悩み事がある。そう言って彼女が尋ねてきたのは、ちょうど夕食時だった。「悩み始めると、食事も喉を通らなくなってしまって・・・」そう言いながら、彼女はテーブルに置いた自分の頭に、たっぷりとソースのかかったステーキの一切れを運んでいく。「そりゃあ、食事は「喉」を通らないだろうよ。悩んでなくても」元から「喉」が無いのだから。離れている頭から胴へ、どうやって「食事」が通るのかは、この際気にしたら負けのような気がする。
「で、その悩みって?」半分は相伴にあずかり夕食を得ようと企んでいたのだろうが、悩みがあるのもどうやら本当の事らしい。「ええ。実はここ最近馬術競技の成績が思わしくなくて・・・」彼女は自信と同じように首のない馬にまたがり、馬術競技をたしなんでいる。その腕は彼女の愛馬が優秀な事もあり、たいした物。そんな彼女に、馬術の悩みを打ち明けられても、俺は馬術どころか乗馬も出来ないというのに。「いえ、少々知恵をお貸し頂けないかと思いまして」どうやら、技術的な事以前の話らしい。「私が乗馬する際、頭を脇に抱えますので、どうしても片手になってしまいますでしょう? つまり片手で手綱を引きながら馬術競技に挑まなければなりませんので・・・」つまり、根本的な乗馬スタイルの違いが、成績の行き詰まりになっているのではないかと彼女は悩んでいるのだそうな。どうにかして、両手で手綱を引く事は出来ないものか?「それはつまり、君の頭をどうするか・・・って事だよな」これはかなりの難題だ。俺達二人はデザートを口にしながら悩み続けた。

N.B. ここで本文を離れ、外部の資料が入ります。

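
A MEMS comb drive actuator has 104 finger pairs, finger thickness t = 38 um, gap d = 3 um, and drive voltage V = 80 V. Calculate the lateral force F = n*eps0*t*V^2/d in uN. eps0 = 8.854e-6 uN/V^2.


Step 1: Parameters: n=104, eps0=8.854e-6 uN/V^2, t=38 um, V=80 V, d=3 um
Step 2: V^2 = 6400
Step 3: F = 104 * 8.854e-6 * 38 * 6400 / 3
F = 74.647 uN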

彼女の頭は完全に胴と離れている為、胴の上に人間と同じような形で頭を置く事は出来ない。仮にバランス良く置けたとしても、一歩歩けばすぐに頭は転げ落ちるだろう。手綱を握るだけならば、強引に頭を脇の下に挟めばどうにかなりそうだが、やはり乗馬のような上下に揺れる動きに脇が耐えられるかが不安な上、視界も悪くなり手綱を握る手にも力が入らないだろう。「こういうのはどうだろう」俺はメモ帳に簡単な絵を描き始めた。両肩を輪で挟み、その輪に棒を取り付け、頭を挟む輪と繋ぐ。そんな絵。「首がないのだから、肩に何か器具を付けて、そこから頭を固定する方法しか思いつかないなぁ」欠点は、頭を腕でかかえる以上に揺れる事。「一度試してみない事には・・・でもそれ以上に問題が」俺のアイデアにまんざらでもないと思ったようだが、しかしテーブルの上に置かれた頭は眉をひそめた。「誰が作るのでしょうか? この器具」俺達二人は、また悩み始めた。